I wished to go in that direction and to search the tor, but it was some distance away. The baronet’s nerves were still quivering from that cry, which recalled the dark story of his family, and he was not in the mood for fresh adventures. He had not seen this lonely man upon the tor and could not feel the thrill which his strange presence and his commanding attitude had given to me. “A warder, no doubt,” said he. “The moor has been thick with them since this fellow escaped.” Well, perhaps his explanation may be the right one, but I should like to have some further proof of it. To-day we mean to communicate to the Princetown people where they should look for their missing man, but it is hard lines that we have not actually had the triumph of bringing him back as our own prisoner.

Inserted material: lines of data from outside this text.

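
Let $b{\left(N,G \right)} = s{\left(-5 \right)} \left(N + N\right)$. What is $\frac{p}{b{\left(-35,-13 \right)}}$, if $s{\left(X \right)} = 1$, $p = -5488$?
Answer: $\frac{392}{5} \approx 78.4$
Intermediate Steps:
$b{\left(N,G \right)} = 2 N$ ($b{\left(N,G \right)} = 1 \left(N + N\right) = 1 \cdot 2 N = 2 N$)
$\frac{p}{b{\left(-35,-13 \right)}} = - \frac{5488}{2 \left(-35\right)} = - \frac{5488}{-70} = \left(-5488\right) \left(- \frac{1}{70}\right) = \frac{392}{5}$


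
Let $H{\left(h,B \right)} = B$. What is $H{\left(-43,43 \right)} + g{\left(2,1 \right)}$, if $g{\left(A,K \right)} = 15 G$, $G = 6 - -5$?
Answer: $208$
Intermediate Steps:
$G = 11$ ($G = 6 + 5 = 11$)
$g{\left(A,K \right)} = 165$ ($g{\left(A,K \right)} = 15 \cdot 11 = 165$)
$H{\left(-43,43 \right)} + g{\left(2,1 \right)} = 43 + 165 = 208$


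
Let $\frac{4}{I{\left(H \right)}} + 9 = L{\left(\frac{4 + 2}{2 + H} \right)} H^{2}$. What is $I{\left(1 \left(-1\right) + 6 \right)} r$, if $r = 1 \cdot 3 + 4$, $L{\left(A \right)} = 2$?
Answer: $\frac{28}{41} \approx 0.68293$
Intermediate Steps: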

Such are the adventures of last night, and you must acknowledge, my dear Holmes, that I have done you very well in the matter of a report. Much of what I tell you is no doubt quite irrelevant, but still I feel that it is best that I should let you have all the facts and leave you to select for yourself those which will be of most service to you in helping you to your conclusions. We are certainly making some progress. So far as the Barrymores go we have found the motive of their actions, and that has cleared up the situation very much. But the moor with its mysteries and its strange inhabitants remains as inscrutable as ever. Perhaps in my next I may be able to throw some light upon this also. Best of all would it be if you could come down to us. In any case you will hear from me again in the course of the next few days.